Que s’est-il réellement passé en Turquie ces derniers jours? Beaucoup d’interrogations demeurent…
Il est clair qu’il y avait des velléités interventionnistes des militaires. Mais dans quelle mesure ont-ils été manipulés par tel ou tel – je ne pense pas du tout à une force étrangère mais bel et bien de l’intérieur – je n’en sais rien. À vrai dire je pense qu’on ne le saura sans doute jamais.
Ce que nous savons par expérience, c’est que l’armée turque a une riche expérience des coups d’Etat et qu’il ne les rate pas comme ça.
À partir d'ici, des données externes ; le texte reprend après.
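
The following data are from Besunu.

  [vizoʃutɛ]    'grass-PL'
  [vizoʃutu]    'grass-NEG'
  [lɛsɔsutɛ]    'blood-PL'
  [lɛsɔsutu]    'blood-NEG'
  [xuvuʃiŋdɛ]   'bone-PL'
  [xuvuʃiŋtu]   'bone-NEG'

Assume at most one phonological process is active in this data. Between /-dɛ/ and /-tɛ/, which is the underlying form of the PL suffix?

/-dɛ/

The PL suffix surfaces as [-dɛ] and [-tɛ], depending on the final segment of the stem.
By contrast the NEG suffix keeps its initial [t] throughout — that segment must be underlying.
The PL suffix is therefore /-dɛ/ underlyingly, with post-vocalic devoicing: voiced stops become voiceless after a vowel.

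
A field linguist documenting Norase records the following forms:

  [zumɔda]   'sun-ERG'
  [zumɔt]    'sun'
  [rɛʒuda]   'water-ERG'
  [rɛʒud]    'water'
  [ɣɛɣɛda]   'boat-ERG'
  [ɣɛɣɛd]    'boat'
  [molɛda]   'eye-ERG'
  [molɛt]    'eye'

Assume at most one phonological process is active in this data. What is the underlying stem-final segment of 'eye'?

/t/

In [molɛda] and [molɛt] the final segment of 'eye' alternates: [d] ~ [t].
Compare 'boat', with invariant [d] in [ɣɛɣɛda] and [ɣɛɣɛd]: an analysis with underlying /d/ and a rule producing [t] in isolation would wrongly predict alternation here too.
The underlying segment must be /t/; voiceless stops become voiced between vowels, yielding [d] there.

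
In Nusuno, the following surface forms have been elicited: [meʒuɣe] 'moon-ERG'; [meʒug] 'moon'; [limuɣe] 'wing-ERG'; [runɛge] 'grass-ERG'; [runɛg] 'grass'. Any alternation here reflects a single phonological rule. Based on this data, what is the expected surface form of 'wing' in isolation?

[limug]

In [meʒuɣe] and [meʒug] the final segment of 'moon' alternates: [ɣ] ~ [g].
If /g/ were underlying and a rule turned it into [ɣ] before the ERG suffix, 'grass' would also alternate; but it has [g] in both [runɛge] and [runɛg].
The alternation reflects word-final hardening: voiced fricatives become stops word-finally. /ɣ/ is underlying.
From [limuɣe] the stem 'wing' is /limuɣ/; word-finally this yields [limug].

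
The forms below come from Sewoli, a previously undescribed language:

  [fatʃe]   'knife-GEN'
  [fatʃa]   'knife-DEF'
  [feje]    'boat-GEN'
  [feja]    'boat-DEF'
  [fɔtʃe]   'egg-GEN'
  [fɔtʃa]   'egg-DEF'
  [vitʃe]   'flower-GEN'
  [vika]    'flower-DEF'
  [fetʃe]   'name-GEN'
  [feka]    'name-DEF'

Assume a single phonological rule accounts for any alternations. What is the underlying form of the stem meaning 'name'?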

Sont-ils vraiment des incapables pour échouer de la sorte ? Pourquoi ne se sont-ils pas dirigés vers la tête du pouvoir mais, au lieu de cela, sont allés lire un texte à la radio, ont bloqué les axes routiers etc… Ils n’ont pas touché, non plus, à la presse pro-Erdogan… Tout cela est étrange. Il y a beaucoup de points d’interrogation quant au modus operandi de ces hommes.
Mais la Turquie est aujourd’hui un pays opaque, le mot transparence a été enterré depuis belle lurette, et je ne pense pas que nous en saurons vraiment plus un jour.